Billar señaló que los martes solidarios con Cuba donde la pizzería dona la ganancia del día fue una forma que encontraron de compartir lo que genera el trabajo de sus manos, que es lo que tienen, a un pueblo que nos ha dado ese ejemplo.
“Por otra parte, nosotros intentamos realizar un raconto histórico sobre los lazos de solidaridad de ambos pueblos, remarcando el legado de Fidel Castro en el marco de su cien Aniversario. Entendimos que era necesario remar el ideario artiguista para encontrar similitudes de concepción y de lucha dando inicio de las relaciones cuando Jose Martí fue cónsul de Uruguay en Estados Unidos en 1885 hasta 1891. Destacamos algunos hechos de mucha relevancia como la primer visita de Fidel Castro a Uruguay en 1959 en un enorme recibimiento popular que Fidel destacó a lo largo de su vida, su visita a los damnificados en las inundaciones más grandes de la historia del Uruguay, las visitas del Che, su pasaje por nuestro país para ir a combatir en Perú, la relación de enorme respeto y cariño entre Fidel y Rodney Arismendi, la solidaridad permanente entre ambos pueblos independientemente de las coyunturas que atravesaron los diferentes países y en el último tramo de esa relación, tiene que ver con los acontecimientos que permitieron dignificar la vida de más de 130 compatriotas que volvieron a recuperar la vista por la Operación Milagro en lo cual este hecho dejó bien explícito el concepto de Fidel y la revolución con respecto a la solidaridad, “solidaridad es dar lo que se necesita, no lo que te sobra”.

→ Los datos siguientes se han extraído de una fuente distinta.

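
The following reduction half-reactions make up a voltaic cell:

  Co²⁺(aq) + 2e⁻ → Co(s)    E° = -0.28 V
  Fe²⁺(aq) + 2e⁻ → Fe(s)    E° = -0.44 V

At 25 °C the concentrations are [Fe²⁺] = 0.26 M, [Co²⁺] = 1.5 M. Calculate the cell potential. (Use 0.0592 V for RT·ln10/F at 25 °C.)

The Co²⁺/Co couple has the higher reduction potential and acts as the cathode, so E°_cell = -0.28 − (-0.44) = 0.16 V.
Balancing electrons gives n = 2; the reaction quotient is Q = [Fe²⁺]/[Co²⁺] = 0.173.
At 25 °C, E = E° − (0.0592/n) log Q = 0.16 − (0.0592/2)(-0.761) = 0.160 + 0.023 = 0.183 V.

0.183 V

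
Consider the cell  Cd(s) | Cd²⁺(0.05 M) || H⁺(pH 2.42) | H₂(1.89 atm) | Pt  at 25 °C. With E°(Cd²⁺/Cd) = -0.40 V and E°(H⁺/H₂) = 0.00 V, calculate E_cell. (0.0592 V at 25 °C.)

The hydrogen couple is the cathode, so E°_cell = 0.40 V; n = 2.
[H⁺] = 10^(−2.42) = 0.0038 M, and Q = [Cd²⁺]·P(H₂) / [H⁺]^2 = 6540.
E = E° − (0.0592/2) log Q = 0.40 − (0.0592/2)(3.815) = 0.287 V.

0.29 V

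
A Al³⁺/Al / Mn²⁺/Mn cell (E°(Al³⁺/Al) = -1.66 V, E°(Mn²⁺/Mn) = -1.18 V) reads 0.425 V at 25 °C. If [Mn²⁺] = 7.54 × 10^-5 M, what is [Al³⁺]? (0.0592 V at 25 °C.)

4 × 10^-4 M

From the Nernst equation, log Q = n(E° − E)/0.0592 = 6(0.48 − 0.425)/0.0592 = 5.574, so Q = 3.75 × 10^5.
With Q = [Al³⁺]^2/[Mn²⁺]^3 and the known concentrations, [Al³⁺]^2 in the numerator gives [Al³⁺] = 4 × 10^-4 M.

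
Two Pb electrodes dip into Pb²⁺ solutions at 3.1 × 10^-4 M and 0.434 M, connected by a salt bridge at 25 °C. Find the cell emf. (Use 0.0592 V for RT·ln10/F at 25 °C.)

Both half-cells are Pb²⁺/Pb, so E°_cell = 0. The concentrated side is the cathode; the cell reaction moves Pb²⁺ from high to low concentration with n = 2.
Q = [Pb²⁺]_dilute/[Pb²⁺]_conc = 3.1 × 10^-4/0.434 = 7.14 × 10^-4.
E = 0 − (0.0592/2) log Q = −(0.0592/2)(-3.146) = 0.0931 V.

0.093 V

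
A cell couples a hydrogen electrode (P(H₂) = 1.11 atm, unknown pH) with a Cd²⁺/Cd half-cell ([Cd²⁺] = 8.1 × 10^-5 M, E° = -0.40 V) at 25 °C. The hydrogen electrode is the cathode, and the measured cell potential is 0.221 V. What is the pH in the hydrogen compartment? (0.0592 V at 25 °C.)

E°_cell = 0.40 V and n = 2.
log Q = n(E° − E)/0.0592 = 2×(0.40 − 0.221)/0.0592 = 6.047.
With Q = [Cd²⁺]·P(H₂) / [H⁺]^2, solving for [H⁺] gives log[H⁺] = -5.047, so pH = 5.05.

pH = 5.05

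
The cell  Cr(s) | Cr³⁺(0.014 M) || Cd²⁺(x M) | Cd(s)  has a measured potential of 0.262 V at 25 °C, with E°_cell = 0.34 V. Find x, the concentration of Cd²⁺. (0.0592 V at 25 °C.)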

En su alocución Yeline Sánchez narró parte de su vida en la isla, un emotivo relato donde enumeró acontecimientos que marcaron por ejemplo su infancia con las visitas de Fidel a su escuela 26 de Julio. Hizo especial énfasis en el agradecimiento tanto de ella como de su familia a la revolución por haber tenido la oportunidad de formarse académicamente, remarcó las dificultades que vive una familia cubana producto de hechos que marcaron su vida como el impacto del periodo especial, el bloqueo económico y hoy el bloqueo energético. Finalmente hizo un llamado a denunciar el bloqueo criminal y continuó enumerando algunas de las lamentables situaciones que le toca atravesar al pueblo cubano en su cotidianeidad categorizando al bloqueo como un “Genocidio silencioso”.

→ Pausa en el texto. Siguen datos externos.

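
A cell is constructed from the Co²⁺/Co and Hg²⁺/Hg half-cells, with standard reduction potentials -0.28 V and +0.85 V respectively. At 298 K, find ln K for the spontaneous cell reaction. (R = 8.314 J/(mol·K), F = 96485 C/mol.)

ln K = 88.0

E°_cell = +0.85 − (-0.28) = 1.13 V, with n = 2 electrons transferred.
At equilibrium E = 0, so the Nernst equation gives ln K = nFE°/RT = (2)(96485)(1.13)/((8.314)(298)) = 88.01.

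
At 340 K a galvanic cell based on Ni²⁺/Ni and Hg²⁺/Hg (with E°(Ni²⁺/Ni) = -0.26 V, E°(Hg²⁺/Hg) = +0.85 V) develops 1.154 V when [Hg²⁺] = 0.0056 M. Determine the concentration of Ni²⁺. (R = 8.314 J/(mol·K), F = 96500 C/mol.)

2.8 × 10^-4 M

From the Nernst equation, ln Q = nF(E° − E)/RT = 2×96500×(1.11 − 1.154)/(8.314×340) = -3.004, so Q = 0.0496.
With Q = [Ni²⁺]/[Hg²⁺] and the known concentrations, [Ni²⁺] in the numerator gives [Ni²⁺] = 2.8 × 10^-4 M.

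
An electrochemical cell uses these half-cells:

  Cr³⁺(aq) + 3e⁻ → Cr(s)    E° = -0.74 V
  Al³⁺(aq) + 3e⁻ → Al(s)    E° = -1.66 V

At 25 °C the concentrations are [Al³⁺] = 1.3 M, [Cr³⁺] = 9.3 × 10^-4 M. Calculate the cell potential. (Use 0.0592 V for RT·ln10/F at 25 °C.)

0.858 V

The Cr³⁺/Cr couple has the higher reduction potential and acts as the cathode, so E°_cell = -0.74 − (-1.66) = 0.92 V.
Balancing electrons gives n = 3; the reaction quotient is Q = [Al³⁺]/[Cr³⁺] = 1400.
At 25 °C, E = E° − (0.0592/n) log Q = 0.92 − (0.0592/3)(3.145) = 0.920 − 0.062 = 0.858 V.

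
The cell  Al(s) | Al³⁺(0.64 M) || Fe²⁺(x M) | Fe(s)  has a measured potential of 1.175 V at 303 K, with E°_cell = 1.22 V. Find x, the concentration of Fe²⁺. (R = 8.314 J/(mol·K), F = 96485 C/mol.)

From the Nernst equation, ln Q = nF(E° − E)/RT = 6×96485×(1.22 − 1.175)/(8.314×303) = 10.341, so Q = 3.1 × 10^4.
With Q = [Al³⁺]^2/[Fe²⁺]^3 and the known concentrations, [Fe²⁺]^3 in the denominator gives [Fe²⁺] = 0.024 M.

0.024 M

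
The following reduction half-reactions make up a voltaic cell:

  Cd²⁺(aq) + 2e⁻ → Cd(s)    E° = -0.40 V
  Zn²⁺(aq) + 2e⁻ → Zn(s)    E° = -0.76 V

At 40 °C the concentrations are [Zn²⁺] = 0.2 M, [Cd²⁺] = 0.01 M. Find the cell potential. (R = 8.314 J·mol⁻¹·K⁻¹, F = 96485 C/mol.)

0.320 V

The Cd²⁺/Cd couple has the higher reduction potential and acts as the cathode, so E°_cell = -0.40 − (-0.76) = 0.36 V.
Balancing electrons gives n = 2; the reaction quotient is Q = [Zn²⁺]/[Cd²⁺] = 20.0.
E = E° − (RT/nF) ln Q = 0.36 − (8.314×313)/(2×96485) × (2.996) = 0.360 − 0.040 = 0.320 V.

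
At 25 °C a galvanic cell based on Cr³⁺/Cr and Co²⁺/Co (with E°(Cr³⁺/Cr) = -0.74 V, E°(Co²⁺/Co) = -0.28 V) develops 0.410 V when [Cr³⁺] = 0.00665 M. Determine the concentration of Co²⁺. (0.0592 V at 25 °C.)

From the Nernst equation, log Q = n(E° − E)/0.0592 = 6(0.46 − 0.410)/0.0592 = 5.068, so Q = 1.17 × 10^5.
With Q = [Cr³⁺]^2/[Co²⁺]^3 and the known concentrations, [Co²⁺]^3 in the denominator gives [Co²⁺] = 7.2 × 10^-4 M.

7.2 × 10^-4 M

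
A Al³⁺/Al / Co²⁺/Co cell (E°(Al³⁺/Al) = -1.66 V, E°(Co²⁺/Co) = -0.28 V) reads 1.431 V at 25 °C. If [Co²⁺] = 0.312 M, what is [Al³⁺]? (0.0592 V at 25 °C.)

From the Nernst equation, log Q = n(E° − E)/0.0592 = 6(1.38 − 1.431)/0.0592 = -5.169, so Q = 6.78 × 10^-6.
With Q = [Al³⁺]^2/[Co²⁺]^3 and the known concentrations, [Al³⁺]^2 in the numerator gives [Al³⁺] = 4.5 × 10^-4 M.

4.5 × 10^-4 M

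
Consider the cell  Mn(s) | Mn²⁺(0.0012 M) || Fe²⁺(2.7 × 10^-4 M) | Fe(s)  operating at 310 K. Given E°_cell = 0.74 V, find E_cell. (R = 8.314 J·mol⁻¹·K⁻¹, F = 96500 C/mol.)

0.720 V

Balancing electrons gives n = 2; the reaction quotient is Q = [Mn²⁺]/[Fe²⁺] = 4.44.
E = E° − (RT/nF) ln Q = 0.74 − (8.314×310)/(2×96500) × (1.492) = 0.740 − 0.020 = 0.720 V.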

Para finalizar Freddy González en su intervención complementó los hechos históricos de Cuba, enumeró una cantidad de acciones llevadas adelante por el imperialismo americano, no solo la asfixia económica impidiendo a empresas realizar intercambios comerciales con Cuba si no la inducción de epidemias, atentados, sabotajes y agresiones diversas, que aún en esas enormes complejidades el país ha tenido destacados desarrollos en educación y ciencia en lo cual mencionó algunos de esos avances.
A su vez, destacó, que pone en manifiesto la maravillosa visión estratégica de Fidel de preocuparse por formar médicos cubanos hasta llegar a ser al día de hoy una potencia médica y científica.
Para sintetizar remarcó que la creación de la Casa de Solidaridad representa un nuevo hito en la histórica relación de fraternidad entre los pueblos de Uruguay y Cuba, fortaleciendo décadas de vínculos construidos sobre la amistad, la cooperación y el compromiso mutuo. Lejos de constituir un punto de llegada, esta inauguración marca un nuevo impulso para profundizar la organización y la solidaridad con la Revolución Cubana, reafirmando el compromiso de contribuir a la defensa de su soberanía y de denunciar el bloqueo económico, comercial y financiero impuesto por Estados Unidos.
Cuba continúa siendo una referencia para los pueblos del mundo por su capacidad de resistencia, su vocación solidaria y el legado de Fidel Castro, cuyo ejemplo, en el año de su centenario, sigue inspirando la lucha por la emancipación, la justicia social y la unidad de los pueblos de América Latina y el mundo.